Top: “2001: A Space Odyssey”; Bottom: “There Will Be Blood.”

You illustrate how these different works of cinema can be in conversation with one another even without their own creators being aware of it. I was reminded of my favorite paper that I wrote in college which compared Ingmar Bergman’s “Persona,” Robert Altman’s “3 Women” and David Lynch’s “Mulholland Dr.”

Oh perfect! Lynch is the man behind the curtain, or the elephant in the room—he’s kind of both. This idea of ​​the unconscious and this kind of quasi esoteric idea that films are sort of living organisms in a way, that they find their way into the culture whether we want them to or not, and that if there is something that needs to be expressed , they will find the right people to tell that particular story, manifests itself in “Memory: The Origin of ‘Alien.’” It’s completely about that particular sort of journey and serendipity. Mythology finds a way to come back and express certain ideas in culture at times when we need to hear it. I’m not suggesting that a movie or a story is a living, breathing organism, or that the Furies of Greek mythology are actual monsters, but in a way, they are because they are a part of us.

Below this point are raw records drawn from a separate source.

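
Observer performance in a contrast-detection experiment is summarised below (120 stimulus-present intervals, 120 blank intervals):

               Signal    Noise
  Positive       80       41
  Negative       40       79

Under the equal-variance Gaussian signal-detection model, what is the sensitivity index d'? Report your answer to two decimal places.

H = 80/120 = 0.6667
FA = 41/120 = 0.3417
z(H) = z(0.6667) = 0.431
z(FA) = z(0.3417) = -0.408
d' = z(H) − z(FA) = 0.431 − (-0.408) = 0.839

d' = 0.84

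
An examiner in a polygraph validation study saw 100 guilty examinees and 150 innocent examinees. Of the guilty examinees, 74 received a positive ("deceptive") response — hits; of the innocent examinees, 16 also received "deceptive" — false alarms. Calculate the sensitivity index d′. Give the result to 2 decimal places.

d′ = 1.89

H = 74/100 = 0.7400
FA = 16/150 = 0.1067
z(H) = z(0.7400) = 0.643
z(FA) = z(0.1067) = -1.244
d' = z(H) − z(FA) = 0.643 − (-1.244) = 1.887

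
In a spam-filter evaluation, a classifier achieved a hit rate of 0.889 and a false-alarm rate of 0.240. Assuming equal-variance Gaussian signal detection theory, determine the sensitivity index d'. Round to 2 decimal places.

z(H) = 1.221
z(FA) = -0.706
d' = z(H) − z(FA) = 1.221 − (-0.706) = 1.927

d' = 1.93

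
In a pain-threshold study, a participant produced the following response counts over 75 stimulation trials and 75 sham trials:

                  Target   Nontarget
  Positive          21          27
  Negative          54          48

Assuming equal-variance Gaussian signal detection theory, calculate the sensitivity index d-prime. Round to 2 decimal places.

H = 21/75 = 0.2800
FA = 27/75 = 0.3600
Φ⁻¹(H) = -0.5828
Φ⁻¹(FA) = -0.3585
d' = z(H) − z(FA) = -0.5828 − (-0.3585) = -0.2243

d-prime = -0.22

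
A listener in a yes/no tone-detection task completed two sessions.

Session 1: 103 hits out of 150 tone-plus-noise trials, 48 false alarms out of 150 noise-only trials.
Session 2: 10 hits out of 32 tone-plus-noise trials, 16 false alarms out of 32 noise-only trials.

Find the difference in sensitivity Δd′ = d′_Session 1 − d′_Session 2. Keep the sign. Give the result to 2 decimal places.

Δd′ = 1.44

Session 1: z(0.6867) = 0.487, z(0.3200) = -0.468, d' = 0.955
Session 2: z(0.3125) = -0.489, z(0.5000) = 0.000, d' = -0.489
Δd' = d'_Session 1 − d'_Session 2 = 0.955 − (-0.489) = 1.444
Session 1 has the higher sensitivity.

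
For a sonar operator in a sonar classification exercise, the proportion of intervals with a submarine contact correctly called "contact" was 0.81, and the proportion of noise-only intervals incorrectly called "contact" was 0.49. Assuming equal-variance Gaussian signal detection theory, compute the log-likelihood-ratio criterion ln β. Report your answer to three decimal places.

ln β = -0.385

z(0.81) = 0.8779, z(0.49) = -0.0251
ln β = −½·[z(H)² − z(FA)²] = −0.5 × (0.7707 − 0.0006) = -0.38505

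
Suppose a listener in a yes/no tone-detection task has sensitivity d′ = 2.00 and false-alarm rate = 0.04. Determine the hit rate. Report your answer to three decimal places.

z(false-alarm rate) = z(0.04) = -1.7507
z(H) = z(FA) + d' = -1.7507 + 2.00 = 0.2493
hit rate = Φ(0.2493) = 0.5984

hit rate = 0.598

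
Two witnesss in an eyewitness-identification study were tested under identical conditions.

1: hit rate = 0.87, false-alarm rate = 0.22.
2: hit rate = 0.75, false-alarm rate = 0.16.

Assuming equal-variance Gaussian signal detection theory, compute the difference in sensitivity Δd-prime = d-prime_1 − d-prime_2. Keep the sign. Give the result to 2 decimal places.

Δd-prime = 0.23

1: z(0.87) = 1.126, z(0.22) = -0.772, d' = 1.898
2: z(0.75) = 0.674, z(0.16) = -0.994, d' = 1.668
Δd' = d'_1 − d'_2 = 1.898 − 1.668 = 0.230
1 has the higher sensitivity.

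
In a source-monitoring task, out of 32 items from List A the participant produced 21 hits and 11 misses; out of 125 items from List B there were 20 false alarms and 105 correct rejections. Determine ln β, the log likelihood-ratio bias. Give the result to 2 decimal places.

ln β = 0.41

H = 21/32 = 0.6562
FA = 20/125 = 0.1600
Φ⁻¹(H) = 0.402
Φ⁻¹(FA) = -0.994
ln β = −½·[z(H)² − z(FA)²] = −0.5 × (0.162 − 0.988) = 0.413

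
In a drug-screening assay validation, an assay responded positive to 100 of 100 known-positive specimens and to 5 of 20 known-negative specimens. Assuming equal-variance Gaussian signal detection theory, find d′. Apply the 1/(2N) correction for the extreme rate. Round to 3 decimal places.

d′ = 3.250

The hit rate is 100/100 = 1, so apply the 1/(2N) correction: H → 1 − 1/(2·100) = 0.99500.
z(H) = z(0.99500) = 2.5758
z(FA) = z(0.25000) = -0.6745
d' = 2.5758 − (-0.6745) = 3.2503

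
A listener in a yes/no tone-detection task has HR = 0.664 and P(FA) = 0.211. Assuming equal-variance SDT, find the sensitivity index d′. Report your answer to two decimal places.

d′ = 1.23

z(0.664) = 0.423, z(0.211) = -0.803
d' = z(H) − z(FA) = 0.423 − (-0.803) = 1.226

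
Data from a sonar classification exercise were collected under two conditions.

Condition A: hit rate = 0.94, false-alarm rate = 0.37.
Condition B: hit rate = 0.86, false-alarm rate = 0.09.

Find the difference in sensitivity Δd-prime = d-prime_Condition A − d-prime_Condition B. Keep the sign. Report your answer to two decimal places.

Δd-prime = -0.53

Condition A: z(0.94) = 1.555, z(0.37) = -0.332, d' = 1.887
Condition B: z(0.86) = 1.080, z(0.09) = -1.341, d' = 2.421
Δd' = d'_Condition A − d'_Condition B = 1.887 − 2.421 = -0.534
Condition B has the higher sensitivity.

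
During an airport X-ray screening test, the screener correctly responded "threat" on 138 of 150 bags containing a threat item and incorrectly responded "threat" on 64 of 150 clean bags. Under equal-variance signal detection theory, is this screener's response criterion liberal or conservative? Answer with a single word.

z(H) = 1.405, z(FA) = -0.185
c = −½·(z(H) + z(FA)) = -0.610
c < 0 → liberal criterion (biased toward responding “yes”).

liberal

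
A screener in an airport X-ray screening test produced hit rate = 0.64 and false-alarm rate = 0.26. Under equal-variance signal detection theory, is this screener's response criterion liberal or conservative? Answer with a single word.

conservative

z(H) = 0.358, z(FA) = -0.643
c = −½·(z(H) + z(FA)) = 0.1425
c > 0 → conservative criterion (biased toward responding “no”).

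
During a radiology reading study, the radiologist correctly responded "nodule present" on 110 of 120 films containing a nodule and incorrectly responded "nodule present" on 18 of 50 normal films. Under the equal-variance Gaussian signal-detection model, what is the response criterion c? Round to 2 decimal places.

c = -0.51

H = 110/120 = 0.9167
FA = 18/50 = 0.3600
z(H) = z(0.9167) = 1.383
z(FA) = z(0.3600) = -0.358
c = −½·[z(H) + z(FA)] = −0.5 × (1.383 + (-0.358)) = -0.5125
c < 0: the radiologist has a liberal response bias.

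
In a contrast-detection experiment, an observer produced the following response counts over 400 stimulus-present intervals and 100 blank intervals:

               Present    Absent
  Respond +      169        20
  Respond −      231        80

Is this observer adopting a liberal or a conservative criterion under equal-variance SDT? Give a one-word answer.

z(H) = -0.196, z(FA) = -0.842
c = −½·(z(H) + z(FA)) = 0.519
c > 0 → conservative criterion (biased toward responding “no”).

conservative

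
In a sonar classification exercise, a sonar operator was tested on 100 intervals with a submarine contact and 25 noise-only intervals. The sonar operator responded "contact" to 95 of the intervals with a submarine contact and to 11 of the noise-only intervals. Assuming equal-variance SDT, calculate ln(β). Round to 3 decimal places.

ln β = -1.341

H = 95/100 = 0.9500
FA = 11/25 = 0.4400
z(H) = z(0.9500) = 1.6449
z(FA) = z(0.4400) = -0.1510
ln β = −½·[z(H)² − z(FA)²] = −0.5 × (2.7057 − 0.0228) = -1.34145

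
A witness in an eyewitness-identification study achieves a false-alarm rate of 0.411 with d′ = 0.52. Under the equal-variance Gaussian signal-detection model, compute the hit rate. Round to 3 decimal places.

hit rate = 0.616

z(false-alarm rate) = z(0.411) = -0.2250
z(H) = z(FA) + d' = -0.2250 + 0.52 = 0.2950
hit rate = Φ(0.2950) = 0.6160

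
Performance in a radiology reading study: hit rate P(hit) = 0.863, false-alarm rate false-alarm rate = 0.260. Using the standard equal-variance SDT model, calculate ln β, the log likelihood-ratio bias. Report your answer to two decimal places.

ln β = -0.39

z(H) = z(0.863) = 1.094
z(FA) = z(0.260) = -0.643
ln β = −½·[z(H)² − z(FA)²] = −0.5 × (1.197 − 0.413) = -0.392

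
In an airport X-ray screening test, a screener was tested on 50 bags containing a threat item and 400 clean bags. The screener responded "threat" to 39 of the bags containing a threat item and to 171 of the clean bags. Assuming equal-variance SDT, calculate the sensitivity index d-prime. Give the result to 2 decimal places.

d-prime = 0.95

H = 39/50 = 0.7800
FA = 171/400 = 0.4275
z(0.7800) = 0.7722, z(0.4275) = -0.1827
d' = z(H) − z(FA) = 0.7722 − (-0.1827) = 0.9549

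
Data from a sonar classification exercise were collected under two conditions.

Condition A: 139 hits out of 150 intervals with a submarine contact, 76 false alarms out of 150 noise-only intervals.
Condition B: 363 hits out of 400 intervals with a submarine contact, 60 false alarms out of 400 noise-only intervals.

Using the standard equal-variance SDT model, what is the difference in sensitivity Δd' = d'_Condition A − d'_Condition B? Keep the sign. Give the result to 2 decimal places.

Condition A: z(0.9267) = 1.452, z(0.5067) = 0.017, d' = 1.435
Condition B: z(0.9075) = 1.326, z(0.1500) = -1.036, d' = 2.362
Δd' = d'_Condition A − d'_Condition B = 1.435 − 2.362 = -0.927
Condition B has the higher sensitivity.

Δd' = -0.93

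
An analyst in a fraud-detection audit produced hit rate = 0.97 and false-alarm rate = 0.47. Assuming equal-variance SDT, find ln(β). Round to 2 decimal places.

Φ⁻¹(0.97) = 1.881, Φ⁻¹(0.47) = -0.075
ln β = −½·[z(H)² − z(FA)²] = −0.5 × (3.538 − 0.006) = -1.766

ln β = -1.77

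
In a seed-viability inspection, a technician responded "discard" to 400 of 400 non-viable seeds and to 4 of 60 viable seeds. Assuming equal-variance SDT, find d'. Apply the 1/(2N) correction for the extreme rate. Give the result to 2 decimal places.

d' = 4.52

The hit rate is 400/400 = 1, so apply the 1/(2N) correction: H → 1 − 1/(2·400) = 0.99875.
z(H) = z(0.99875) = 3.023
z(FA) = z(0.06667) = -1.501
d' = 3.023 − (-1.501) = 4.524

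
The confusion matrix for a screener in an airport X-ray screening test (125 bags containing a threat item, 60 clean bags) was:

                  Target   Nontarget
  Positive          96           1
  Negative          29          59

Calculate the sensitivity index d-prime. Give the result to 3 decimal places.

d-prime = 2.860

H = 96/125 = 0.7680
FA = 1/60 = 0.0167
z(H) = z(0.7680) = 0.7323
z(FA) = z(0.0167) = -2.1272
d' = z(H) − z(FA) = 0.7323 − (-2.1272) = 2.8595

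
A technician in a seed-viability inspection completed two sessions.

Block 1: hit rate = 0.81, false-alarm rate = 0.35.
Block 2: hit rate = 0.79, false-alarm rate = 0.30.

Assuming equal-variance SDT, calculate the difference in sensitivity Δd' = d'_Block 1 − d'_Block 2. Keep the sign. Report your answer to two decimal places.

Δd' = -0.07

Block 1: z(0.81) = 0.878, z(0.35) = -0.385, d' = 1.263
Block 2: z(0.79) = 0.806, z(0.30) = -0.524, d' = 1.330
Δd' = d'_Block 1 − d'_Block 2 = 1.263 − 1.330 = -0.067
Block 2 has the higher sensitivity.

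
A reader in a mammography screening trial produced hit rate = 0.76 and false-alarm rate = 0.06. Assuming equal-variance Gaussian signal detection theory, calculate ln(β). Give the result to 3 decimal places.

z(0.76) = 0.7063, z(0.06) = -1.5548
ln β = −½·[z(H)² − z(FA)²] = −0.5 × (0.4989 − 2.4174) = 0.95925

ln β = 0.959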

The collective psyche evolves and changes. It’s the reason why a film shows up at a certain time, and then for seemingly no rhyme or reason, everybody goes to see it, talks about it, and it hits this major chord. That’s not necessarily because the film is one that people want to see at that particular time. In the case of “Alien,” it was the movie that people needed to see in 1979, but it was also four decades ahead of its time. In the case of “Psycho,” the idea had been boiling that the ’50s were over, and the moment of Mother ripping the curtain open essentially announces, “Welcome to the ’60s! We’re not pretending anymore, we’re in a different world now.” So people freaked out in part out of recognition that this film was telling them the truth, and that’s why it resonates.